Arriviamo alla fine del ghiacciaio, giunti qui, in stagione, esiste una piccola ovovia che porta su fino a prendere il trenino di Montenvers, il quale riporta in centro a Chamonix,. In stagione dicevo, ma ora, siamo in stagione???

No che non siamo in stagione, è tutto chiuso, c….o dico io, e adesso?? Ma comunque siamo in compagnia, ci sono decine di sciatori, scialpinisti, alpinisti, tutti a scendere verso valle, mah…, seguiamoli e vediamo cosa succede, magari arriviamo direttamente in centro.
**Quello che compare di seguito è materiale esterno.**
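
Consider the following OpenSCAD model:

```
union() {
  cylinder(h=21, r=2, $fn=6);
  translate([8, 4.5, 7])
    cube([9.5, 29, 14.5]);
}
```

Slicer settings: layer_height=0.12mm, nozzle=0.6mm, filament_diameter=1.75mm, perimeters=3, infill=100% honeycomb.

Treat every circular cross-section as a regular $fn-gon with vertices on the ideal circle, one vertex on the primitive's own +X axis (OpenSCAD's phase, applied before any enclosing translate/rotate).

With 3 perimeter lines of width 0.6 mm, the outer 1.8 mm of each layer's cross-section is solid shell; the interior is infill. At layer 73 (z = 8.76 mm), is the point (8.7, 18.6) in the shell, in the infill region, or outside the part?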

Alla fine della Morena la pendenza aumenta e qui molti tolgono gli sci e scendono in qualche maniera, attraversiamo la valle e cominciamo a salire un sentiero che non annuncia niente di buono, infatti arrivati in cima siamo distrutti. Troviamo  una piccola baita che vende ma noi niente, dobbiamo arrivare a Chamonix e a questo punto calziamo di nuovo gli sci, pensando che la fatica sia finita, non faccio commenti sulla qualità della sciata.

Imbocchiamo una piccola strada forestale, con la neve che a tratti la ricopre a malapena, a volte crea un gigantesco cumulo, penso sia lunga diversi km, dato che è stata una delle cose più faticose che abbia mai fatto, mano a mano che scendiamo, la neve diventa precaria e spesso bisogna togliere gli sci, alla fine sbuchiamo in una pista e finalmente Chamonix appare.

Chiediamo informazioni per tornare a Courmayeur, in stazione è in partenza un pullman per l’ Italia, zeppo di sciatori, prendiamo posto, parte dopo pochi minuti, stanchi, felici ed ancora una volta, ognuno con i propri pensieri, ora il motivo per cui sono qui, mi è proprio chiaro.